Schwarzenegger Rejects Previous Agreement for Prison Hospital Beds
On Thursday, Gov. Arnold Schwarzenegger (R) backed away from an earlier agreement to allocate $1.9 billion for long-term health care for prison inmates, the Sacramento Bee reports (Furillo, Sacramento Bee, 6/26).
Background
Last month, federal receiver J. Clark Kelso and Corrections Secretary Matthew Cate announced a tentative agreement to build two new long-term health care facilities to house 3,400 inmates.
Kelso's original plan called for building seven medical centers to house 10,000 inmates at a cost of about $6 billion, but the receiver dialed back his proposal in response to the state's fiscal condition (Thompson, AP/Stockton Record, 6/25).

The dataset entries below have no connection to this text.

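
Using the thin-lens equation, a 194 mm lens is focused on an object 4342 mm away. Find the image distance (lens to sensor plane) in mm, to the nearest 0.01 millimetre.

203.07 mm

1/dᵢ = 1/f − 1/dₒ = 1/194 − 1/4342 = 0.0049243 mm⁻¹.
dᵢ = 1/0.0049243 ≈ 203.0733 mm.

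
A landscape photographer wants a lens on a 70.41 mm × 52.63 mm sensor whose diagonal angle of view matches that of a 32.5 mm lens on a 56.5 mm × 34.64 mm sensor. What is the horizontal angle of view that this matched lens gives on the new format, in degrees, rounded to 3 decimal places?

78.474°

Sensor diagonal = √(56.5² + 34.64²) = √4392.1796 ≈ 66.2735 mm.
Sensor diagonal = √(70.41² + 52.63²) = √7727.4850 ≈ 87.9061 mm.
Equal diagonal AOV ⇒ f₂ = f₁ · 87.9061/66.2735 = 32.5 × 1.32641 ≈ 43.1084 mm.
Horizontal AOV on the new format = 2·arctan(70.41 / (2 × 43.1084)) = 2·arctan(0.81666) ≈ 78.4744°.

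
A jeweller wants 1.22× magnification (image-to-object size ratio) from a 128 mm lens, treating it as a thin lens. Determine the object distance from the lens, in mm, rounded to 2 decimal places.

With m = dᵢ/dₒ and 1/f = 1/dₒ + 1/dᵢ, substituting dᵢ = m·dₒ gives 1/f = (1 + 1/m)/dₒ, hence dₒ = f·(1 + 1/m).
dₒ = 128 × (1 + 1/1.22) = 128 × 1.81967 ≈ 232.918 mm.

232.92 mm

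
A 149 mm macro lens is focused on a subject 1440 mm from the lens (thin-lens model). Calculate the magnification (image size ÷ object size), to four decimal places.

0.1154×

Thin lens: 1/f = 1/dₒ + 1/dᵢ → 1/dᵢ = 1/149 − 1/1440 = 0.0060170 mm⁻¹, so dᵢ ≈ 166.1967 mm.
Magnification m = dᵢ/dₒ = 166.1967/1440 ≈ 0.11541.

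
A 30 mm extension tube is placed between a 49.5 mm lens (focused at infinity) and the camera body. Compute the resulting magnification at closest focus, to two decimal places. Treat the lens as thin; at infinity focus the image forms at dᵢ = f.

0.61×

The tube moves the image plane from f to f + e, so dᵢ = 49.5 + 30 = 79.5 mm. Focus is achieved when 1/f = 1/dₒ + 1/dᵢ, giving dₒ = 1/(1/f − 1/(f+e)).
Magnification m = dᵢ/dₒ = (f+e)·(1/f − 1/(f+e)) = e/f = 30/49.5 ≈ 0.6061.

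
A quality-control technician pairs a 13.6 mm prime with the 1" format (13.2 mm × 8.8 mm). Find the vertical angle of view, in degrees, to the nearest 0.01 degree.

Angle of view α = 2·arctan(h/2f) with h = 8.8 mm and f = 13.6 mm.
h/2f = 0.32353; arctan(0.32353) ≈ 17.9279°, so α ≈ 35.8558°.

35.86°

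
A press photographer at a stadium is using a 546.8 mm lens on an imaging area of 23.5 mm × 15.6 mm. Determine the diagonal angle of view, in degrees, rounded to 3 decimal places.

Sensor diagonal = √(23.5² + 15.6²) = √795.6100 ≈ 28.2066 mm.
Angle of view α = 2·arctan(d/2f) with d = 28.2066 mm and f = 546.8 mm.
d/2f = 0.02579; arctan(0.02579) ≈ 1.4775°, so α ≈ 2.9549°.

2.955°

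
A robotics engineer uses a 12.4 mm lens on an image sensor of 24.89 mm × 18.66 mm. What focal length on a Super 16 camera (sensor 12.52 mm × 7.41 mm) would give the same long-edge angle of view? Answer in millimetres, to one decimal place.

Equal angle of view means equal width/f ratio, so f₂ = f₁ · (width₂/width₁) = 12.4 × 12.52/24.89.
f₂ = 12.4 × 0.50301 ≈ 6.237 mm.

6.2 mm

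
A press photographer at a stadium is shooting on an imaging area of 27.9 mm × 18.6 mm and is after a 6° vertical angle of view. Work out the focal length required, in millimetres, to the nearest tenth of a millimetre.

From α = 2·arctan(h/2f) we get f = h / (2·tan(α/2)).
With h = 18.6 mm and α/2 = 3°, tan(α/2) ≈ 0.05241, so f ≈ 18.6 / 0.10482 ≈ 177.4546 mm.

177.5 mm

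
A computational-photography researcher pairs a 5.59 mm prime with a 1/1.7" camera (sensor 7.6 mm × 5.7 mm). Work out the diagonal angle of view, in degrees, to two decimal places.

80.71°

Sensor diagonal = √(7.6² + 5.7²) = √90.2500 ≈ 9.5000 mm.
Angle of view α = 2·arctan(d/2f) with d = 9.5000 mm and f = 5.59 mm.
d/2f = 0.84973; arctan(0.84973) ≈ 40.3556°, so α ≈ 80.7112°.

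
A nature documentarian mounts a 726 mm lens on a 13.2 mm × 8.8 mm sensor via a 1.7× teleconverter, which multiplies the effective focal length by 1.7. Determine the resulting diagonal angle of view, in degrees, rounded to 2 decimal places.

Effective focal length f = 726 × 1.7 = 1234.2 mm.
Sensor diagonal = √(13.2² + 8.8²) = √251.6800 ≈ 15.8644 mm.
α = 2·arctan(15.864 / (2 × 1234.2)) = 2·arctan(0.00643) ≈ 0.7365°.

0.74°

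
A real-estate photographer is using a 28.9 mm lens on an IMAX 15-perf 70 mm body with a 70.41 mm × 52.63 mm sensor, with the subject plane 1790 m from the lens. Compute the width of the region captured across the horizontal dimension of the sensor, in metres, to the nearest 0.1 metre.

4361.0 m

dₒ: 1790 m = 1.79e+06 mm.
Similar triangles through the lens centre give W/dₒ = w/dᵢ; with 1/f = 1/dₒ + 1/dᵢ this gives W = w·(dₒ − f)/f.
W = 70.41 mm × (1.79e+06 − 28.9) / 28.9 = 70.41 × 61936.7163 ≈ 4360964.192 mm = 4360.96 m.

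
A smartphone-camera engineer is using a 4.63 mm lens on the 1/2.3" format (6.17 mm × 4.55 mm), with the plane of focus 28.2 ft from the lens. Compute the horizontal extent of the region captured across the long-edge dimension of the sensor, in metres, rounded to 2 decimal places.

dₒ: 28.2 ft × 304.8 mm/ft = 8595.36 mm.
Similar triangles through the lens centre give W/dₒ = w/dᵢ; with 1/f = 1/dₒ + 1/dᵢ this gives W = w·(dₒ − f)/f.
W = 6.17 mm × (8595.36 − 4.63) / 4.63 = 6.17 × 1855.4492 ≈ 11448.121 mm = 11.4481 m.

11.45 m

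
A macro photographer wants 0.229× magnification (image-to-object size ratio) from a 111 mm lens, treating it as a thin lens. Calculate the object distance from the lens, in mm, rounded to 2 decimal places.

595.72 mm

With m = dᵢ/dₒ and 1/f = 1/dₒ + 1/dᵢ, substituting dᵢ = m·dₒ gives 1/f = (1 + 1/m)/dₒ, hence dₒ = f·(1 + 1/m).
dₒ = 111 × (1 + 1/0.229) = 111 × 5.36681 ≈ 595.716 mm.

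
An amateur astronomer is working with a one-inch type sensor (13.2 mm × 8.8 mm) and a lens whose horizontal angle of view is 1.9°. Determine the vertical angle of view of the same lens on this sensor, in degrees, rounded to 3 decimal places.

From the horizontal AOV: f = 13.2 / (2·tan(0.95°)) = 13.2 / 0.03316 ≈ 398.0184 mm.
Vertical AOV = 2·arctan(8.8 / (2 × 398.0184)) = 2·arctan(0.01105) ≈ 1.2667°.

1.267°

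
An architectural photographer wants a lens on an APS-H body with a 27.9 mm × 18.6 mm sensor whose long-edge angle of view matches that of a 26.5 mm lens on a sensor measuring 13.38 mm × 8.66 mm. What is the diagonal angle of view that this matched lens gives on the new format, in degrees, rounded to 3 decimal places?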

In 2005, U.S. District Judge Thelton Henderson of San Francisco removed the prison health system from state control in response to claims that California was not meeting constitutional standards. The court also declared that one inmate per week was dying as a result of inadequate health care (Egelko, San Francisco Chronicle, 6/26).
A settlement on the prison health plan could have ended a slew of legal action between the state and Kelso over the court receivership and state prison funds (AP/Stockton Record, 6/25).
Tightening California's Belt
In a statement, Schwarzenegger said, "We cannot agree to spend $2 billion on state-of-the-art medical facilities for prisoners while we are cutting billions of dollars from schools and health care programs for children and seniors" (Office of the Governor release, 6/25).
In a letter to Kelso, Cate wrote that California "cannot at this time become further indebted for correctional health care" (AP/Stockton Record, 6/25).
However, Cate also acknowledged that the earlier agreement would not have deepened California's estimated $24.3 billion budget deficit because the inmate health care funds would have come from hospital bonds and already appropriated prison construction funds.
Kelso's office declined to comment on the matter (San Francisco Chronicle, 6/26).
Next Steps
Earlier this month, U.S. District Court Judge Lawrence Karlton said California would have three months to develop an alternative plan if it rejected the initial prison health agreement.
Karlton said that unless the state introduces a plan "with real money, ⦠I'm going to start eating into their budget in a real dramatic way."
The dispute could reach the U.S. Supreme Court because Schwarzenegger's administration had pledged to file an appeal if federal judges order California to release funds for prison health care (AP/Stockton Record, 6/25).